Information-driven Affordance Discovery for Efficient Robotic Manipulation
Pietro Mazzaglia, Taco Cohen, Daniel Dijkman
TL;DR
IDA introduces an information-driven framework for visual affordance discovery by casting the problem as a contextual bandit and using a Jensen-Shannon divergence-based information gain to guide exploration. An ensemble of decoders with a shared encoder yields per-pixel affordance maps from a 2D point-cloud input, enabling data-efficient learning of multiple manipulation primitives such as grasping, stacking, and opening. Across ManiSkill2 simulations and real-world grasping with a UFactory xArm 6, IDA demonstrates superior data efficiency and robustness, with ablations highlighting the benefits of information-driven sampling and the reward term. The work advances practical robotic manipulation by reducing the interaction burden needed to learn useful affordances and suggests avenues for extending to longer-horizon tasks and hierarchical control.

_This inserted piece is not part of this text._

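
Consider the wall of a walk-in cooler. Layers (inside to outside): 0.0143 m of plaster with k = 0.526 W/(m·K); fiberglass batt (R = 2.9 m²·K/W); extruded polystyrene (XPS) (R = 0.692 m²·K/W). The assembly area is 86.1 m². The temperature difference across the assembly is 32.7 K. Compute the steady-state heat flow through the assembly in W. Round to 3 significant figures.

778 W

0.0143/0.526 = 0.02719
R_total = 0.02719 + 2.9 + 0.692 = 3.619 m²·K/W
Q = A·ΔT/R = 86.1 × 32.7 / 3.619 = 777.9 W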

All mathematical formulations are wrapped in $...$ to ensure precise notation.
Abstract
Robotic affordances, providing information about what actions can be taken in a given situation, can aid robotic manipulation. However, learning about affordances requires expensive large annotated datasets of interactions or demonstrations. In this work, we argue that well-directed interactions with the environment can mitigate this problem and propose an information-based measure to augment the agent's objective and accelerate the affordance discovery process. We provide a theoretical justification of our approach and we empirically validate the approach both in simulation and real-world tasks. Our method, which we dub IDA, enables the efficient discovery of visual affordances for several action primitives, such as grasping, stacking objects, or opening drawers, strongly improving data efficiency in simulation, and it allows us to learn grasping affordances in a small number of interactions, on a real-world setup with a UFACTORY XArm 6 robot arm.